“Ex obedientia per pietatem cum humilitate ad pacem”, il testo di questo brevissimo e assai efficace cartiglio apposta in un altare della Cattedrale di Reggio è stato il tema su cui don Giuseppe Dossetti ha incentrato martedì sera, 6 settembre, al Buon Pastore, l’omelia della messa per il suo ottantesimo compleanno.
Punto di partenza del suo cammino di cristiano e di sacerdote è stata l’obbedienza, virtù imparata in famiglia.

La via è la devozione, termine con cui ha tradotto “pietas”; si tratta della devozione al Signore e agli uomini; l’esistenza non è un possesso personale, ma bisogna farne un dono. Occorre tenere presente la dignità di ogni uomo e trovare in ciascuno “la pagliuzza d’oro”, il tesoro, come gli è successo nei quattro decenni di responsabile del Ceis. In questa esperienza don Giuseppe si è sentito come un maestro di restauro, certamente un’immagine assai bella ed efficace: sotto la crosta delle imperfezioni, se ripulita, si trova il capolavoro perché in ogni persona c’è l’impronta di Dio.
Ai tanti fedeli e amici che hanno partecipato alla celebrazione eucaristica, concelebrata dal sacerdote nigeriano don Charles, don Dossetti ha focalizzato il tema dell’umiltà: l’atteggiamento più difficile, anche perché non deve essere ipocrita.
Così si raggiunge la pace – “shalom” in ebraico -: scompaiono rivalse, competizioni e si hanno solo pensieri di gratitudine.

Don Giuseppe aveva introdotto la celebrazione liturgica con un ringraziamento per i tanti doni ricevuti usando le parole di Maria nel “Magnificat”.

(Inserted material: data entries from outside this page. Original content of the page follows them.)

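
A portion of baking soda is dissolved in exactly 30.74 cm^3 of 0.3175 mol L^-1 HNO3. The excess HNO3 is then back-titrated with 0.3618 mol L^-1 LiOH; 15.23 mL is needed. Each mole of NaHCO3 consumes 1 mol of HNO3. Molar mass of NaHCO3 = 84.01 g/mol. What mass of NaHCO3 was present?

0.357 g

Total n(HNO3) added = 0.3175 x 0.03074 = 0.009760 mol.
n(LiOH) used = 0.3618 x 0.01523 = 0.005510 mol, which equals the excess n(HNO3).
So n(HNO3) consumed by the sample = 0.009760 - 0.005510 = 0.004250 mol.
n(NaHCO3) = 0.004250 / 1 = 0.004250 mol.
mass = 0.004250 mol x 84.01 g/mol = 0.357 g.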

E all’inizio della breve, intensa ed assai efficace omelia aveva tracciato un sintetico bilancio di grande serenità di questi 80 anni, di cui 51 di sacerdozio: mi sento sereno, non ho rimpianti; tanti sono ancora i progetti.
Al termine della celebrazione, nel corso della quale il celebrante ha pregato per la pace in Terra Santa, Ucraina e Nigeria, i festeggiamenti sono proseguiti nel cortile della parrocchia: il dono di una stampa raffigurante San Rocco e il tradizionale taglio della torta.